While this outputs a potential seating arrangement when all constraints can be satisfied, suppose if p4 didn't like programming, then there is no output at all even though some subset of constraints can be solved.

Potential solution I thought of is adding optional relations e.g.

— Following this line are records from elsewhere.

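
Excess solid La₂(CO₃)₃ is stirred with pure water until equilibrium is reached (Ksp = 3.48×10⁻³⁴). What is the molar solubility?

La₂(CO₃)₃(s) ⇌ 2 La³⁺(aq) + 3 CO₃²⁻(aq)
If s mol/L of La₂(CO₃)₃ dissolves, [La³⁺] = 2s and [CO₃²⁻] = 3s.
Ksp = [La³⁺]^2[CO₃²⁻]^3 = (2s)^2 · (3s)^3 = 108s^5
108s^5 = 3.48×10⁻³⁴  ⇒  s^5 = 3.22×10⁻³⁶
s = 7.97×10⁻⁸ mol/L

7.97×10⁻⁸ M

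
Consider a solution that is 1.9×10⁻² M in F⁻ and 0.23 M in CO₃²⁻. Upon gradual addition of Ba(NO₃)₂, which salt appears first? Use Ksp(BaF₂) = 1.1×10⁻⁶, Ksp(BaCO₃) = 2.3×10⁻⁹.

Precipitation begins when Q = Ksp.
For BaF₂: [Ba²⁺] = (Ksp/[F⁻]^2) = 3.0×10⁻³ M
For BaCO₃: [Ba²⁺] = (Ksp/[CO₃²⁻]) = 1.0×10⁻⁸ M
The smaller threshold [Ba²⁺] is reached first, so BaCO₃ precipitates first.

BaCO₃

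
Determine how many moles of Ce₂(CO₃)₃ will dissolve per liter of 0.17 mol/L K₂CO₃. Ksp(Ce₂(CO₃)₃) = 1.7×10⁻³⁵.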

optional_friendly(p1, "anyone") :- person(p1).
optional_friendly("anyone", p2) :- person(p2).
optional_friendly(p1, p2) :- friendly(p1,p2).
optional_share_hobby(p1, "anyone") :- person(p1).
optional_share_hobby("anyone", p2) :- person(p2).
optional_share_hobby(p1, p2) :- share_hobby(p1,p2).
// And change the seating constraint to 
seating(tb1_per1, tb1_per2, tb2_per1, tb2_per2) :-
  optional_friendly(tb1_per1, tb1_per2),
  optional_share_hobby(tb1_per1, tb1_per2),
  optional_friendly(tb2_per1, tb2_per2),
  optional_share_hobby(tb2_per1, tb2_per2).

But this kind of solution cause an explosion in number of tuples outputted. Many of which are not interesting. Furthermore, we cannot use .limitsize seating(n=1) in this case as it may truncate the optimal solution.

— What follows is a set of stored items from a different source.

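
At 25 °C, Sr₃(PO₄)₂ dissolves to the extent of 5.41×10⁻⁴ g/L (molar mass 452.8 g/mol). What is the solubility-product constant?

s = (5.41×10⁻⁴ g L⁻¹)/(452.8 g mol⁻¹) = 1.1948×10⁻⁶ M
Sr₃(PO₄)₂(s) ⇌ 3 Sr²⁺(aq) + 2 PO₄³⁻(aq)
Call the molar solubility s, so that [Sr²⁺] = 3s and [PO₄³⁻] = 2s.
Ksp = [Sr²⁺]^3[PO₄³⁻]^2 = (3s)^3 · (2s)^2 = 108s^5
Ksp = 108 × (1.1948×10⁻⁶)^5 = 2.63×10⁻²⁸

Ksp = 2.63×10⁻²⁸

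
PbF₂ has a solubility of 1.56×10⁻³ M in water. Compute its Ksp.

Ksp = 1.52×10⁻⁸

PbF₂(s) ⇌ Pb²⁺(aq) + 2 F⁻(aq)
For each mole of PbF₂ that dissolves per liter, [Pb²⁺] = s and [F⁻] = 2s; let s denote this solubility.
Ksp = [Pb²⁺][F⁻]^2 = s · (2s)^2 = 4s^3
Ksp = 4 × (1.56×10⁻³)^3 = 1.52×10⁻⁸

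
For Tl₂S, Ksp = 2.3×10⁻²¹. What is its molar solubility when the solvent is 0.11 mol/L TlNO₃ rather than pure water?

Tl₂S(s) ⇌ 2 Tl⁺(aq) + S²⁻(aq)
Let s be the solubility of Tl₂S here. The common ion gives [Tl⁺] ≈ 0.11 mol/L, and [S²⁻] = s.
Ksp = [Tl⁺]^2[S²⁻] = (0.11)^2s
s = 2.3×10⁻²¹ / (0.11)^2 = 1.9×10⁻¹⁹
s = 1.9×10⁻¹⁹ mol/L

1.9×10⁻¹⁹ M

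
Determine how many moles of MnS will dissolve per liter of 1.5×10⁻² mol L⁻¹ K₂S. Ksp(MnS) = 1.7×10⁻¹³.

MnS(s) ⇌ Mn²⁺(aq) + S²⁻(aq)
S²⁻ is already present at 1.5×10⁻² mol L⁻¹. If s mol/L of MnS dissolves, [Mn²⁺] = s while [S²⁻] ≈ 1.5×10⁻² mol L⁻¹.
Ksp = [Mn²⁺][S²⁻] = s(1.5×10⁻²)
s = 1.7×10⁻¹³ / (1.5×10⁻²) = 1.1×10⁻¹¹
s = 1.1×10⁻¹¹ mol L⁻¹

1.1×10⁻¹¹ M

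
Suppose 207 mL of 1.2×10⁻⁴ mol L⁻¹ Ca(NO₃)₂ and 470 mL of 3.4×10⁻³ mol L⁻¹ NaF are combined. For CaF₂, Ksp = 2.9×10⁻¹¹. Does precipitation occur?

Yes

After mixing, V = 207 mL + 470 mL = 677 mL.
[Ca²⁺] = (1.2×10⁻⁴)(207)/677 = 3.7×10⁻⁵ mol L⁻¹
[F⁻] = (3.4×10⁻³)(470)/677 = 2.4×10⁻³ mol L⁻¹
Q = [Ca²⁺][F⁻]^2 = 2.0×10⁻¹⁰
Because Q > Ksp (2.0×10⁻¹⁰ vs 2.9×10⁻¹¹), a precipitate of CaF₂ forms.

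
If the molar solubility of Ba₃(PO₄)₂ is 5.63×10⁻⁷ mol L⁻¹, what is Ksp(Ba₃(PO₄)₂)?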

Another kind of solution is to output each sub-constraint and compute an intersection but my hunch is that it will result in poor performance. Especially in terms of memory usage.

My question is, What are some good ways of solving this type of problem that will be fast and scale to large number of constraints along with large number of facts?

[XiaowenHu96]

Here is my idea of using the choice constraint in Souffle:

Assign each constraint with a score, 1 if the constraint is satisfied and 0 otherwise.
Modify seating so each solution has a score, indicating how many constraints are satisfied.
Assign seating a choice construct such that for each score, we only keep one solution.
Boostraping seating with a score = 0.
Modify seating so seating with score x is fired iff there is a seating with score (x-1).

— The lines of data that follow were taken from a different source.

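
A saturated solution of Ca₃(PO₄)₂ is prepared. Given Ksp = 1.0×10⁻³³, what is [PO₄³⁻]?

2.0×10⁻⁷ M

Ca₃(PO₄)₂(s) ⇌ 3 Ca²⁺(aq) + 2 PO₄³⁻(aq)
Call the molar solubility s, so that [Ca²⁺] = 3s and [PO₄³⁻] = 2s.
Ksp = [Ca²⁺]^3[PO₄³⁻]^2 = (3s)^3 · (2s)^2 = 108s^5 = 1.0×10⁻³³
s = 9.8×10⁻⁸ mol/L
[PO₄³⁻] = 2s = 2.0×10⁻⁷ mol/L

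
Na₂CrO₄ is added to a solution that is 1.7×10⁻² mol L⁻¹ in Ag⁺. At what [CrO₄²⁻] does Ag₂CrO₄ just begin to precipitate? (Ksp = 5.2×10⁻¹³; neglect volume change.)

1.8×10⁻⁹ M

Each salt precipitates once Q = Ksp for that salt.
Ag₂CrO₄(s) ⇌ 2 Ag⁺(aq) + CrO₄²⁻(aq)
Ksp = [Ag⁺]^2[CrO₄²⁻] = [CrO₄²⁻](1.7×10⁻²)^2
[CrO₄²⁻] = 5.2×10⁻¹³ / (1.7×10⁻²)^2 = 1.8×10⁻⁹
[CrO₄²⁻] = 1.8×10⁻⁹ mol L⁻¹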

.decl seating(tb1_per1: symbol, tb1_per2: symbol, 
        tb2_per1: symbol, tb2_per2: symbol, score: number) choice-domain score
.output seating(IO=stdout)
seating("", "", "", "", 0).
seating(tb1_per1, tb1_per2, tb2_per1, tb2_per2, score) :-
  friendly(tb1_per1, tb1_per2, s1),
  share_hobby(tb1_per1, tb1_per2, s2),
  friendly(tb2_per1, tb2_per2, s3),
  share_hobby(tb2_per1, tb2_per2, s4),
  score = s1 + s2 + s3 +s4,
  seating(_, _, _, _, score - 1).

[XiaowenHu96]

On the second thought, the choice approach doesn't do exactly what we want here.
Because at the implementation level, the uniqueness is only checked when performing the final insert. This means all possible solutions for each score are still computed, they just never got inserted. The same will apply to a subsumption approach.

Unfortunately, I don't think there is an easy way to do what you want. For now, I would just use limitsize and just enumerate each score...

[YiwenDong98]

Thank you for the quick response. I did not know about choice-domain before and it seems really cool. Shame that there's no easy way to do this currently. I'm going to try to come up with something hopefully interesting to tackle this.